Our guide for the trip, Billy Robertson was a real treasure trove of information. Here he is explaining the intricacies of whale breaching.
Eventually even I managed to catch one in the act :-)
It was an incredible day for whale watching, At one time we counted 16 whales in the water. We had tea on the rocks with the whales. A female with her calf came nestling right next to us. We could even here some of their calls. It was an amazing experience!

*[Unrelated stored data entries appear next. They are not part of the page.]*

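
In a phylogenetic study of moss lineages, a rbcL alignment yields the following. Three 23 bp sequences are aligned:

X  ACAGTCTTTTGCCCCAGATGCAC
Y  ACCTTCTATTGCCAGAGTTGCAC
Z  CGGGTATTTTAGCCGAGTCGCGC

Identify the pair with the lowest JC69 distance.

X and Y

X–Y: 6/23 differ, p = 0.261, d = 0.321.
X–Z: 10/23 differ, p = 0.435, d = 0.650.
Y–Z: 11/23 differ, p = 0.478, d = 0.761.
The smallest distance is between X and Y.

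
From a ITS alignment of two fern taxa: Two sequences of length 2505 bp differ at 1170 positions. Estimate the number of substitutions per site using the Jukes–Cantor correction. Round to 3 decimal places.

0.731

p = 1170/2505 ≈ 0.467066.
d = −(3/4) ln(1 − 4p/3) = −0.75 ln(1 − 0.622755) = −0.75 ln(0.377245)
  = −0.75 × (-0.974860) = 0.731145 substitutions/site.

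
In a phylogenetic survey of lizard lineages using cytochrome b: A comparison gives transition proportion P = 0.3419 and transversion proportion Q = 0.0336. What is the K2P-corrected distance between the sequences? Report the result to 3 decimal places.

Under the Kimura two-parameter model, d = −½ ln(1 − 2P − Q) − ¼ ln(1 − 2Q).
1 − 2P − Q = 0.2826, giving −½ ln(0.2826) = 0.631861.
1 − 2Q = 0.9328, giving −¼ ln(0.9328) = 0.017391.
d = 0.631861 + 0.017391 = 0.649252.

0.649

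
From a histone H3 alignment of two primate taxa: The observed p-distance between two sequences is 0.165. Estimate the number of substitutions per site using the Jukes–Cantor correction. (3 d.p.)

0.186

d = −(3/4) ln(1 − 4p/3) = −0.75 ln(1 − 0.22) = −0.75 ln(0.78)
  = −0.75 × (-0.248461) = 0.186346 substitutions/site.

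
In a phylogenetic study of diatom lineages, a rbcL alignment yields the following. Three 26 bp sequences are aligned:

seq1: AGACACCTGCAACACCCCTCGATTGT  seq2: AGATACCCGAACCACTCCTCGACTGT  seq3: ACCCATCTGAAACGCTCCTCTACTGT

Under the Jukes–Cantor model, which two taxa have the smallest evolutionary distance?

seq1 and seq2

seq1–seq2: 6/26 differ, p = 0.231, d = 0.276.
seq1–seq3: 8/26 differ, p = 0.308, d = 0.396.
seq2–seq3: 8/26 differ, p = 0.308, d = 0.396.
The smallest distance is between seq1 and seq2.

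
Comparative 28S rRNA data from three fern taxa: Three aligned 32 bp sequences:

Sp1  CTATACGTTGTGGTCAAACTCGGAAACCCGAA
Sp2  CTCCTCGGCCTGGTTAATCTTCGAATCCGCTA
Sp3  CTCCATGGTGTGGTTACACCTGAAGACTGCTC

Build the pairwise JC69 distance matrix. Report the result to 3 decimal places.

d(Sp1,Sp2) = 0.657, d(Sp1,Sp3) = 0.736, d(Sp2,Sp3) = 0.585

Sp1–Sp2: 14/32 sites differ → p = 0.4375, d = −0.75 ln(1 − 0.583333) = 0.656601 ≈ 0.657.
Sp1–Sp3: 15/32 sites differ → p = 0.46875, d = −0.75 ln(1 − 0.625) = 0.735622 ≈ 0.736.
Sp2–Sp3: 13/32 sites differ → p = 0.40625, d = −0.75 ln(1 − 0.541667) = 0.585119 ≈ 0.585.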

Eventually we had to leave our newfound friends behind. We were on our way to the famous Klipgat cave. The De Kelders coastline consists mainly of limestone. Over the years the elements have carved out numerous caves, of which Klipgat is the biggest and most famous but there are a number of smaller ones like this one…
Or this one.
In fact the town of De Kelders got its name from these Caverns (Kelders in Afrikaans, the local language).
Before long, we reached Klipgat cave. This cave is an archeological treasure, having been inhabited for thousands of years.
Looking at the view it is easy to see why… as most estate agents would say, location, location, location!
Nowadays it is the perfect place for a classic selfie :-)
Next to the cave is a small beach where a fresh water fountain bubbles into the sea, making this a truly perfect home: shelter, water and abundant food from the ocean. The Khoikhoi thrived in the area until they were decimated by a small pox epidemic in 1713.
We headed up the dunes, saying goodbye to the coast...
But not before enjoying the magnificent views across Walker Bay.
We were driven to Siyakhula Organic Farm (‘Growing the Future’) for lunch…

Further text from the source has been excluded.